January 14, 2015

Whaaaat?

Holy Crap!  How did that happen?  I blinked and suddenly came to the realization that I didn't make a single post in this blog in all of 2014.  And here I am....in 2015.  The ultimate blog fail, apparently.

I will humbly forge ahead. 

So here we are, in January 2015 (Happy New Year)!  Let me bring everyone up to speed.

Buddy is 6 (going on 33) and in Grade 1.  He is currently obsessed with Minecraft, Stampycat and winning.  Yes, winning.  Part of me is appalled, however, the other part wants to give him a high five. 

Little Man is 5 and like a non-stop tornado.  He loves to draw, document his life in his notebook (future blogger)? and bike like a rockstar.

As for myself and Super Husband?  Not too much to report.  Lots of work, routine and house hunting these days.  Yup, that's correct, we are FINALLY (maybe) going to purchase our "forever home".  If we can find one that we can purchase AND still affort to eat afterwards.  Tall order.

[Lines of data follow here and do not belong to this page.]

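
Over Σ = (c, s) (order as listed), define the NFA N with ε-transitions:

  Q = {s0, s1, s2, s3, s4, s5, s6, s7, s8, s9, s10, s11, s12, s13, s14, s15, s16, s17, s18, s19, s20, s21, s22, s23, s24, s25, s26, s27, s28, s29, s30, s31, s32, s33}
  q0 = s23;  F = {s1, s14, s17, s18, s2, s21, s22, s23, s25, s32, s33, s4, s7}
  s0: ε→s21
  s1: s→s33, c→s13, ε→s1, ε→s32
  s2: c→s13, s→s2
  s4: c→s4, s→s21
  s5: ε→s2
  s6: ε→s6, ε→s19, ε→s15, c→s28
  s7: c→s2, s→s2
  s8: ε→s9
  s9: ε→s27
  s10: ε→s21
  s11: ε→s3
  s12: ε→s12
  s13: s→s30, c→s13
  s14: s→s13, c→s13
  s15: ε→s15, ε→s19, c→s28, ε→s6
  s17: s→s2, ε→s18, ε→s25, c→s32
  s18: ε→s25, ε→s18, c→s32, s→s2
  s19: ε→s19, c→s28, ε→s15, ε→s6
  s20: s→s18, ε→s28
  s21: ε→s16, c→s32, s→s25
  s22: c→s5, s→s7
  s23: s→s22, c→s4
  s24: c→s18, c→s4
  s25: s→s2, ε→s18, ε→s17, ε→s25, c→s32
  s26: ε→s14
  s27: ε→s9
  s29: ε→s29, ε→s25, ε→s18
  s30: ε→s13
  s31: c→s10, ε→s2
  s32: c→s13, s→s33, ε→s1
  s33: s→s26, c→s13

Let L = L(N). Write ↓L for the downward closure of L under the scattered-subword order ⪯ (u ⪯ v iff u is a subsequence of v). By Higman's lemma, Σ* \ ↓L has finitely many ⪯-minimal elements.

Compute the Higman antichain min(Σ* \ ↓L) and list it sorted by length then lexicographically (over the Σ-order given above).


min(Σ*\↓L) = [scc, sssc, cscsss].

|Q|=34, |F|=13, |δ|=70 (35 ε).
min D↑ (11 st, q0=0, F={8}): 0:c→1,s→2 1:c→1,s→3 2:c→4,s→5 3:c→6,s→7 4:c→8,s→4 5:c→4,s→4 6:c→8,s→9 7:c→6,s→4 8:c→8,s→8 9:c→8,s→10 10:c→8,s→8 [Hopcroft].
'scc': run [18, 16, 9, 2] end={s13,s30} ∉↓L; 3/3 single-dels accept.
'sssc': |S_i|=[18, 16, 12, 6, 2] end={s13,s30} ∉↓L; 4/4 single-dels accept.
'cscsss': |S_i|=[18, 15, 13, 7, 5, 4, 2] end={s13,s30} — reject; 6/6 single-dels accept.
3 obstructions.


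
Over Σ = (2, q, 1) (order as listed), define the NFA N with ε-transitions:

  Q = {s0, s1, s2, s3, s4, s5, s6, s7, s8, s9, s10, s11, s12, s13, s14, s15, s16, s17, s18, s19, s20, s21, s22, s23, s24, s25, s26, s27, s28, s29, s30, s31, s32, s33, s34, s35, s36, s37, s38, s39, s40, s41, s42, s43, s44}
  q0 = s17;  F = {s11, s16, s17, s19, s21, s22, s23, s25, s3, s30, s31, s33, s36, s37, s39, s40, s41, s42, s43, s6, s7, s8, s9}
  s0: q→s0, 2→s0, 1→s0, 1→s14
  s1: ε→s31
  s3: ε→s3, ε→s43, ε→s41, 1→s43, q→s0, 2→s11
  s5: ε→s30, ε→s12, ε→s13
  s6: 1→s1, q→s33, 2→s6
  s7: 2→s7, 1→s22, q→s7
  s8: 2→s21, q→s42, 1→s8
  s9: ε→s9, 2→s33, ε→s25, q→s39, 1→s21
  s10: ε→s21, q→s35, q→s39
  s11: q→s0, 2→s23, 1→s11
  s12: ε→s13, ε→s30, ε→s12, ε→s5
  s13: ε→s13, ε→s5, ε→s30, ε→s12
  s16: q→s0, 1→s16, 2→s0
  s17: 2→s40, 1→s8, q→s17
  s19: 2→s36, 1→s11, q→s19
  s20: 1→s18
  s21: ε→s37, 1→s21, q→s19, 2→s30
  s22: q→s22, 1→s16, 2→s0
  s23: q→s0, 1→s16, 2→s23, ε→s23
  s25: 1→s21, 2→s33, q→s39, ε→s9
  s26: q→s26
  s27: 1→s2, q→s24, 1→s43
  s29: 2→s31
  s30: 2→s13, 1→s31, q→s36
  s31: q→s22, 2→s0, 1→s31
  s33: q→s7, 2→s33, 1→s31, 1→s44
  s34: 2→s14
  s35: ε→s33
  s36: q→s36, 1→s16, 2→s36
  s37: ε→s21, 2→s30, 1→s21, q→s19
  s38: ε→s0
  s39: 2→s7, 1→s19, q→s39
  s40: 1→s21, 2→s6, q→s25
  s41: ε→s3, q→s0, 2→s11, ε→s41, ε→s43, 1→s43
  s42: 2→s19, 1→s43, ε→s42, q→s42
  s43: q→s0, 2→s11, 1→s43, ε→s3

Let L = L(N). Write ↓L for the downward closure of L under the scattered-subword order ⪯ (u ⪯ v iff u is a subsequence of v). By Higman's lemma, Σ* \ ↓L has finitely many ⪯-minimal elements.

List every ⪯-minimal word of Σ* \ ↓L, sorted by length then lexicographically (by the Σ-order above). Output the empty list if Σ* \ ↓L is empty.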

Anyone familiar with the series of pictures posted on the internet about "Why my toddler is crying"?   Google it.  It's hilarious and every parent can identify.  It has pictures of random kids screaming and melting down.  Under each picture there is an explanation telling why they are so upset.  Things like:  "I told her that her sweater looks warm" or "I wouldn't let him play with the dog poo".  Well, I may be able to gather enough material single-handedly to create a site displaying reasons my SIX year old son is crying.  Last night I could have added some beauties like "Because his Tiddlywink landed in the incorrect point category" or "Because he recalls being a better soccer player last summer than today".

These meltdowns were happening while Super Husband cleaned the kitchen furiously.  Why, you ask?  Because he removed the blender lid and shoved a bamboo spoon in while it was turned on.  What was he making, you ask?  Blueberry smoothie, of course!  Our previously white kitchen ceiling (and blinds, backsplash and walls) now have a lovely blue hue.  Oh, also Super Husband's face.

The really shitty part?

The smoothie was undrinkable due to the bamboo shards distributed throughout.

I think we can all agree that wine would have been the better option.